İdil'de engellenmemizin üzerine Midyat'a döndük. Yaptığımız görüşmeler sonucu Nusaybin üzerinden Cizre'ye gitmeye karar verdik. Midyat'tan Nusaybin'e giden yolda, Midyat çıkışındaki bir akaryakıt istasyonunda polis tarafından durdurulduk. Polis memurları, bizi engellemek için burada olduklarını ifade etti ve araçlarımızı arayacaklarını söyledi. Arama emri istememiz üzerine, Nusaybin'e eyleme giden kişilerin engelleneceğine dair daha önce yazılmış, genel bir belge gösterildi bize. Bizler herhangi bir eyleme gitmeyeceğimizi, eylemci olmadığımızı, sağlık çalışanları olduğumuzu, uluslararası hukuk çerçevesinde ihtiyacı olan insanlara sağlık hizmetini ulaştırmak için Cizre'ye gitmek istediğimizi ifade ettik. Ancak tamamıyla gönüllü sağlık ekibimizin engellenmesi için oluşturulduğu anlaşılan kontrol noktasından geçişimize izin verilmedi. Araçlarımız kontrol edildi, kimliklerimiz kontrol edildi.

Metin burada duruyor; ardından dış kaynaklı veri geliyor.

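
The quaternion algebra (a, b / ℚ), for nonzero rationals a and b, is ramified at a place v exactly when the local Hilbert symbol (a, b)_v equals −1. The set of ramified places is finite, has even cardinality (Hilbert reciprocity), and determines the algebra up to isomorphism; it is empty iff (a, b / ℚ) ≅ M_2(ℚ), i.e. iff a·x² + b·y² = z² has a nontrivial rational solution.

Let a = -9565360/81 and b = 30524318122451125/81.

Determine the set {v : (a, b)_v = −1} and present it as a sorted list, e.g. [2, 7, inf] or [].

(a, b) ≡ (-597835, 85405) mod (ℚ^×)²; places V = {2, 3, 5, 7, 19, 29, 31, ∞}.
(a,b)_29: α=1, u≡28; β=3, v≡25 (mod 29); (28|29)=+1, (25|29)=+1; sign (−1)^0·+1^3·+1^1 = +1.
(a,b)_31: α=1, u≡4; β=3, v≡3 (mod 31); (4|31)=+1, (3|31)=-1; sign (−1)^1·+1^3·-1^1 = +1.
(a,b)_3: α=-4, u≡2; β=-4, v≡1 (mod 3); (2|3)=-1, (1|3)=+1; sign (−1)^0·-1^-4·+1^-4 = +1.
(a,b)_19: α=1, u≡12; β=3, v≡6 (mod 19); (12|19)=-1, (6|19)=+1; sign (−1)^1·-1^3·+1^1 = +1.
(a,b)_7: α=1, u≡1; β=2, v≡5 (mod 7); (1|7)=+1, (5|7)=-1; sign (−1)^0·+1^2·-1^1 = -1.
(a,b)_5: α=1, u≡3; β=3, v≡4 (mod 5); (3|5)=-1, (4|5)=+1; sign (−1)^0·-1^3·+1^1 = -1.
(a,b)_2: α=4, β=0; u≡5, v≡5 (mod 8); ε(u)ε(v)=0·0, αω(v)=4·1, βω(u)=0·1; sum ≡ 0  ⇒  +1.
(a,b)_∞: sgn(-597835)=−, sgn(85405)=+, so +1.
Ram(-597835, 85405) = {5, 7}; no ℚ_5-point on the conic.

[5, 7]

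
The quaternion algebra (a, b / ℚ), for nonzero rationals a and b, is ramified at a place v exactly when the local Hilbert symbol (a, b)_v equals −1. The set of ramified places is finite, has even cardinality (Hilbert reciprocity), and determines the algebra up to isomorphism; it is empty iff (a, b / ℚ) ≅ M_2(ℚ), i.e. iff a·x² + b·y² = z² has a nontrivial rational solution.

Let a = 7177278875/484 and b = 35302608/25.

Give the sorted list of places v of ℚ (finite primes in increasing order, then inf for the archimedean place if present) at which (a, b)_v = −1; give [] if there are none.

(a, b) ≡ (993395, 245157) mod (ℚ^×)²; places V = {2, 3, 5, 11, 13, 17, 19, 23, 29, 31, ∞}.
(a,b)_2: α=-2, β=4; u≡3, v≡5 (mod 8); ε(u)ε(v)=1·0, αω(v)=-2·1, βω(u)=4·1; sum ≡ 0  ⇒  +1.
(a,b)_19: α=0, u≡10; β=1, v≡10 (mod 19); (10|19)=-1, (10|19)=-1; sign (−1)^0·-1^1·-1^0 = -1.
(a,b)_31: α=1, u≡17; β=0, v≡1 (mod 31); (17|31)=-1, (1|31)=+1; sign (−1)^0·-1^0·+1^1 = +1.
(a,b)_23: α=0, u≡6; β=1, v≡7 (mod 23); (6|23)=+1, (7|23)=-1; sign (−1)^0·+1^1·-1^0 = +1.
(a,b)_∞: sgn(993395)=+, sgn(245157)=+, so +1.
(a,b)_3: α=0, u≡2; β=3, v≡2 (mod 3); (2|3)=-1, (2|3)=-1; sign (−1)^0·-1^3·-1^0 = -1.
(a,b)_29: α=1, u≡7; β=0, v≡5 (mod 29); (7|29)=+1, (5|29)=+1; sign (−1)^0·+1^0·+1^1 = +1.
(a,b)_5: α=3, u≡4; β=-2, v≡3 (mod 5); (4|5)=+1, (3|5)=-1; sign (−1)^0·+1^-2·-1^3 = -1.
(a,b)_11: α=-2, u≡2; β=1, v≡4 (mod 11); (2|11)=-1, (4|11)=+1; sign (−1)^0·-1^1·+1^-2 = -1.
(a,b)_13: α=1, u≡12; β=0, v≡10 (mod 13); (12|13)=+1, (10|13)=+1; sign (−1)^0·+1^0·+1^1 = +1.
(a,b)_17: α=3, u≡6; β=1, v≡5 (mod 17); (6|17)=-1, (5|17)=-1; sign (−1)^0·-1^1·-1^3 = +1.
(993395, 245157 / ℚ) ramifies at {3, 5, 11, 19}: a division algebra.

[3, 5, 11, 19]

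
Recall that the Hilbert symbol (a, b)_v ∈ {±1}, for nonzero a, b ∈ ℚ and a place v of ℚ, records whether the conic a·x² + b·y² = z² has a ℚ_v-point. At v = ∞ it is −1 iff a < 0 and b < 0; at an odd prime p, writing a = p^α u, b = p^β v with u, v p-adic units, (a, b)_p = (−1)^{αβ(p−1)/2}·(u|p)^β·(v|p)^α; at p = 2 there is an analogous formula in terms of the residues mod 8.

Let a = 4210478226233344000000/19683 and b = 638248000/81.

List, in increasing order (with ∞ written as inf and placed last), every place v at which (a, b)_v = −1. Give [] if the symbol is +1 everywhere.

(a, b) ≡ (1938, 1105) mod (ℚ^×)²; places V = {2, 3, 5, 13, 17, 19, ∞}.
(a,b)_∞: sgn(1938)=+, sgn(1105)=+, so +1.
(a,b)_13: α=2, u≡12; β=1, v≡6 (mod 13); (12|13)=+1, (6|13)=-1; sign (−1)^0·+1^1·-1^2 = +1.
(a,b)_17: α=3, u≡3; β=1, v≡6 (mod 17); (3|17)=-1, (6|17)=-1; sign (−1)^0·-1^1·-1^3 = +1.
(a,b)_2: α=17, β=6; u≡1, v≡1 (mod 8); ε(u)ε(v)=0·0, αω(v)=17·0, βω(u)=6·0; sum ≡ 0  ⇒  +1.
(a,b)_3: α=-9, u≡1; β=-4, v≡1 (mod 3); (1|3)=+1, (1|3)=+1; sign (−1)^0·+1^-4·+1^-9 = +1.
(a,b)_19: α=5, u≡1; β=2, v≡10 (mod 19); (1|19)=+1, (10|19)=-1; sign (−1)^0·+1^2·-1^5 = -1.
(a,b)_5: α=6, u≡2; β=3, v≡4 (mod 5); (2|5)=-1, (4|5)=+1; sign (−1)^0·-1^3·+1^6 = -1.
|Ram(1938, 1105)| = 2, even; anisotropic at {5, 19}.

[5, 19]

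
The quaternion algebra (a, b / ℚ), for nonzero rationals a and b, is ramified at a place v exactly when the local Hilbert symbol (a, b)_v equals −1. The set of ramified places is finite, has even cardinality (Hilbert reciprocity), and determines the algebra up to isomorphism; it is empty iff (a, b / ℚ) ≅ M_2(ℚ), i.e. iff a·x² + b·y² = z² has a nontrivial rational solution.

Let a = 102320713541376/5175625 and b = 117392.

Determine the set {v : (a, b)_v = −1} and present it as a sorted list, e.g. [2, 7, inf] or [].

[11, 23]

(a, b) ≡ (319, 7337) mod (ℚ^×)²; places V = {2, 3, 5, 7, 11, 13, 19, 23, 29, ∞}.
(a,b)_7: α=-2, u≡4; β=0, v≡2 (mod 7); (4|7)=+1, (2|7)=+1; sign (−1)^0·+1^0·+1^-2 = +1.
(a,b)_29: α=1, u≡18; β=1, v≡17 (mod 29); (18|29)=-1, (17|29)=-1; sign (−1)^0·-1^1·-1^1 = +1.
(a,b)_19: α=2, u≡13; β=0, v≡10 (mod 19); (13|19)=-1, (10|19)=-1; sign (−1)^0·-1^0·-1^2 = +1.
(a,b)_3: α=8, u≡1; β=0, v≡2 (mod 3); (1|3)=+1, (2|3)=-1; sign (−1)^0·+1^0·-1^8 = +1.
(a,b)_13: α=-2, u≡7; β=0, v≡2 (mod 13); (7|13)=-1, (2|13)=-1; sign (−1)^0·-1^0·-1^-2 = +1.
(a,b)_5: α=-4, u≡1; β=0, v≡2 (mod 5); (1|5)=+1, (2|5)=-1; sign (−1)^0·+1^0·-1^-4 = +1.
(a,b)_23: α=2, u≡14; β=1, v≡21 (mod 23); (14|23)=-1, (21|23)=-1; sign (−1)^0·-1^1·-1^2 = -1.
(a,b)_∞: sgn(319)=+, sgn(7337)=+, so +1.
(a,b)_11: α=1, u≡8; β=1, v≡2 (mod 11); (8|11)=-1, (2|11)=-1; sign (−1)^1·-1^1·-1^1 = -1.
(a,b)_2: α=8, β=4; u≡7, v≡1 (mod 8); ε(u)ε(v)=1·0, αω(v)=8·0, βω(u)=4·0; sum ≡ 0  ⇒  +1.
(319, 7337 / ℚ) ramifies at {11, 23}: a division algebra.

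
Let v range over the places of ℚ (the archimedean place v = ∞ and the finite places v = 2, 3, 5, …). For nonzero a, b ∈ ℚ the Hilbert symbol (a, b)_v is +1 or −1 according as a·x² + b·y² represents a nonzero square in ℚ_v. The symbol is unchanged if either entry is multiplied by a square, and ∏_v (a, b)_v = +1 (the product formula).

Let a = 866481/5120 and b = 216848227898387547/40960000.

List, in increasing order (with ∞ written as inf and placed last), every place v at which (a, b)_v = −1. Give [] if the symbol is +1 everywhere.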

Nusaybin'e geçişimize izin verilmedi. Mardin veya Batman yönü dışında Midyat'tan çıkışımıza izin verilmeyeceği ifade edildi. Bunun üzerine bizler de tutanak tutarak noktadan uzaklaştık.
Uluslararası insancıl hukuk olarak bilinen, 1949 ve 1977 Cenevre sözleşmeleri ve ek protokollerinin bize yüklediği sorumluluklarımızı yerine getirebilmemiz için bize tanıdığı haklar, insan hakları ve tıbbi etikten kaynaklı haklarımız çerçevesinde, çatışma alanına girmemiz önündeki engellerin kaldırılması için, yetkililerin yolumuzu açması için acil çağrıda bulunuyoruz. Ayrıca Uluslararası Kızılhaç ve Kızılay Federasyonu başta olmak üzere, ulusal ve uluslararası sağlık kuruluşlarını, bu sorumluluğu paylaşmaya davet ediyoruz. Gönüllü sağlık heyetinin üyeleri olarak, sağlık koridoru açılana ve yaralılar hastanelere ulaştırılana kadar, bu yollardaki girişimlerimize devam edeceğimizi, Cizre yolunda olacağımızı kamuoyuna saygıyla belirtiriz.”
Valilik: Cizre'ye 10 ambulans gönderildi ama gelen olmadı
Şırnak Valiliği, Cizre'de bodrum katta yaralıların bulunduğu evin yakınlarına kadar 10 ambulans ile hasta nakil araçları gönderildiğini ancak saatlerce beklemelerine rağmen gelen olmadığını ileri sürdü.
HDP Şırnak Milletvekili Faysal Sarıyıldız, Şırnak Valiliği tarafından yapılan “Ambulans gönderdik gelmediler” açıklamasına tepki gösterdi ve “Kirli bir oyun oynanıyor. Önce çağırıyor, sonra ateş açıyorlar” dedi.
Cizre'ye doğru yola çıkan sağlıkçıların isimleri şöyle:
İstanbul Tabip Odası üyesi Dr. İncilay Erdoğan,
Türk Tabipler Birliği üyesi uzman Dr. Halis Yerlikaya,
Ankara Tabip Odası üyesi Dr. Naci Karahancı,
İstanbul Tabip Odası'ndan Çağla Demir,
SES Batman Şube Başkanı anestezi teknikeri Mustafa Yurtsever,
İstanbul Tabip Odası'ndan Dr. Sadık Çayan,
Batman Tabip Odası'ndan Operatör Dr. Faruk Erin,
Şerif Taştan ambulans şoförü,
SES Diyarbakır Şubesi'nden hemşire Selma Atay,
Hemşire Yekta Yıldız, Dr. Ercan Dönmez,
Diyarbakır Tabip Odası'ndan Dr. Serhat Yasan,
Diyarbakır Tabip Odası'ndan Op. Dr. Vahhac Alp
Hemşire Bahar Sönecek.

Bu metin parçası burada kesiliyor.